Jide: While I was at school, in the University of Lagos, I noticed how seemingly easy it was for some students to excel, while others struggle. The interesting thing was – these two set of students always appeared to do the same things: they attend classes, tutorials, study their books, etc. But at the end of the day, only a few excel. This happened to me on a particular day. I walked up with my friends to the notice board where exam results were pasted, and I was thrilled to see I got a perfect result! But I was the only one happy. All my friends left that notice board with long faces. And as you’ve guessed, these were people who I studied with and did all the right things.
This got me thinking on what separates the students who excel from others. I began to observe those students who make perfect results semester after semester. I noticed some subtle similarities. I started documenting my observations. The clincher was when I got to my final year and some of my friends approached me for some academic advice. I used the opportunity to tell them some of the things I observed and asked them to do the same. They did. And for that semester, they had perfect results!!! These were students who were hitherto struggling with their academics. Suddenly academic excellence seemed very easy to achieve because of a slight change in strategy. I knew then that I had hit a goldmine. I decided to tell everyone who cared to listen what I discovered, hence the book.
CN: The book contains a lot of interesting, real-life university scenarios, which makes it handy and (I dare say) essential for students. What are your chances of infusing it in the curriculum?
Jide: Well, I don’t intend infusing it into any curriculum. I just want students to read it. So I’d be proposing to schools to get copies for their students. I’ve seen how the lives of students are remarkably transformed by those who adhered to the principles in the book. I very much want that transformation on a national and global scale.
CN: Where can one buy the book?
Jide: Well, the book is available in major bookstores on Lagos Island, but from the comfort of your PC, you can order online via Jumia. Kindle versions are also available on Amazon.
CN: Your book isn’t for students only, is it?
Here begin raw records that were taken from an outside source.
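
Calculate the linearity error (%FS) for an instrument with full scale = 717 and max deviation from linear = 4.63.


Linearity error = (max deviation / full scale) * 100%.
Linearity = (4.63 / 717) * 100
Linearity = 0.646 %FS

0.646 %FS


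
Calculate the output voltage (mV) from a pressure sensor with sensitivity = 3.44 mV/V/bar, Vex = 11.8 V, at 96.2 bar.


Output = sensitivity * Vex * P.
Vout = 3.44 * 11.8 * 96.2
Vout = 40.592 * 96.2
Vout = 3904.95 mV

3904.95 mV


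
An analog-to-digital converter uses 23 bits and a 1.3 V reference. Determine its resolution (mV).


The resolution (LSB) of an ADC is Vref / 2^n.
LSB = 1.3 / 2^23
LSB = 1.3 / 8388608
LSB = 1.5e-07 V = 0.00015497 mV

0.00015497 mV


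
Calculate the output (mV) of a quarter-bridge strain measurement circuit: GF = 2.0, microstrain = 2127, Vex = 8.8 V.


Quarter bridge output: Vout = (GF * epsilon * Vex) / 4.
Vout = (2.0 * 2127e-6 * 8.8) / 4
Vout = 0.0374352 / 4 V
Vout = 0.0093588 V = 9.3588 mV

9.3588 mV


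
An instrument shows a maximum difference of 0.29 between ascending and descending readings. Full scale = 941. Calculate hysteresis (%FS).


Hysteresis = (max difference / full scale) * 100%.
H = (0.29 / 941) * 100
H = 0.031 %FS

0.031 %FS


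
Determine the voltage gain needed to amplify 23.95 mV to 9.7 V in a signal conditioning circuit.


Gain = Vout / Vin (converting to same units).
G = 9.7 V / 23.95 mV
G = 9700.0 mV / 23.95 mV
G = 405.01

405.01


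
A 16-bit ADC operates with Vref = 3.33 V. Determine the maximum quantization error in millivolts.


The maximum quantization error is +/- LSB/2.
LSB = Vref / 2^n = 3.33 / 65536 = 5.081e-05 V
Max error = LSB / 2 = 5.081e-05 / 2 = 2.541e-05 V
Max error = 0.0254 mV

0.0254 mV


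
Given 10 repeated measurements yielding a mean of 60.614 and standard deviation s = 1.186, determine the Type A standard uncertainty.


The standard uncertainty for Type A evaluation is u = s / sqrt(n).
u = 1.186 / sqrt(10)
u = 1.186 / 3.1623
u = 0.375

0.375


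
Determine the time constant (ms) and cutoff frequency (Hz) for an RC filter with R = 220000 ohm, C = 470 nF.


Time constant: tau = R * C.
tau = 220000 * 4.70e-07 = 0.1034 s
tau = 103.4 ms
Cutoff frequency: fc = 1 / (2*pi*R*C).
fc = 1 / (2*pi*0.1034) = 1.54 Hz

tau = 103.4 ms, fc = 1.54 Hz


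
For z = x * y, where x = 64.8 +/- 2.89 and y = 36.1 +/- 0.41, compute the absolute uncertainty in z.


For a product z = x*y, the relative uncertainty is:
uz/z = sqrt((ux/x)^2 + (uy/y)^2)
Relative uncertainties: ux/x = 2.89/64.8 = 0.044599
uy/y = 0.41/36.1 = 0.011357
z = 64.8 * 36.1 = 2339.3
uz = 2339.3 * sqrt(0.044599^2 + 0.011357^2) = 107.659

107.659


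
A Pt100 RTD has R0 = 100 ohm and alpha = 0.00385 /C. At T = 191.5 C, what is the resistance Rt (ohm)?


The RTD equation: Rt = R0 * (1 + alpha * T).
Rt = 100 * (1 + 0.00385 * 191.5)
Rt = 100 * (1 + 0.737275)
Rt = 100 * 1.737275
Rt = 173.727 ohm

173.727 ohm


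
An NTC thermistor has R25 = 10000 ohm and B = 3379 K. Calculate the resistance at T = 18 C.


NTC thermistor equation: Rt = R25 * exp(B * (1/T - 1/T25)).
T in Kelvin: 291.15 K, T25 = 298.15 K
1/T - 1/T25 = 1/291.15 - 1/298.15 = 8.064e-05
B * (1/T - 1/T25) = 3379 * 8.064e-05 = 0.2725
Rt = 10000 * exp(0.2725) = 13132.2 ohm

13132.2 ohm


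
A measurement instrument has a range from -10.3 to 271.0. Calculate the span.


Span = upper range - lower range.
Span = 271.0 - (-10.3)
Span = 281.3

281.3


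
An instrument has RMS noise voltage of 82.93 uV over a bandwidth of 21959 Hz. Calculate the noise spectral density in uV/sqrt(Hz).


Noise spectral density = Vrms / sqrt(BW).
NSD = 82.93 / sqrt(21959)
NSD = 82.93 / 148.1857
NSD = 0.5596 uV/sqrt(Hz)

0.5596 uV/sqrt(Hz)


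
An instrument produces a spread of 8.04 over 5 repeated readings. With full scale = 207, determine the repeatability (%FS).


Repeatability = (spread / full scale) * 100%.
R = (8.04 / 207) * 100
R = 3.884 %FS

3.884 %FS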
Jide: On the contrary. The book is targeted at students, no doubt, but other people can benefit from the principles I described. I call them life principles. I wrote them in a way that applies to students, but it also applies to all and sundry. The feedback I got from reviewers was that parents are also most likely to benefit from the book.
CN: The last chapter, Strategy X, deals with the final personal touch that makes success possible, (Like Chemical X in Powerpuff girls). What was yours?
Jide: Ok, I have no idea what Powerpuff girls are (laughs). Strategy X is all about taking action. It makes no sense to hear about all the great strategies of this world and do nothing about it. Strategy X says, don’t just read this, act on it! Take steps now to ensure you make these principles a working part of your life. Then, and only then, can you begin to see and reap the fruits of your labour.
CN: What do you eat often? Does food have anything to do with your success?
Jide: I eat cake and ice cream. Food for present and future champions! You can ask anybody.
CN: What do you do for fun?
Jide: Plenty. Movies; I go swimming with friends, I play all sorts of games, sports, watching series on my PC, etc.
CN: Do you watch TV? There is a rumor going around that successful people don’t watch TV. How true is that?
Jide: Of course I watch TV! And that rumour has to be a lie of the devil. (laughs). But seriously, watching TV has no correlation with being successful or not, except when it becomes excessive. Too much of anything (TV watching inclusive) is not good.
CN: What other books do you swear by?
Jide: Three Books: 7 Habits of Highly Effective People by Steven Covey; The Success Principles by Jack Canfield; and Awakening the Giant Within by Anthony Robbins.
CN: Should we expect sequels?
Jide: Let’s take it one step at a time.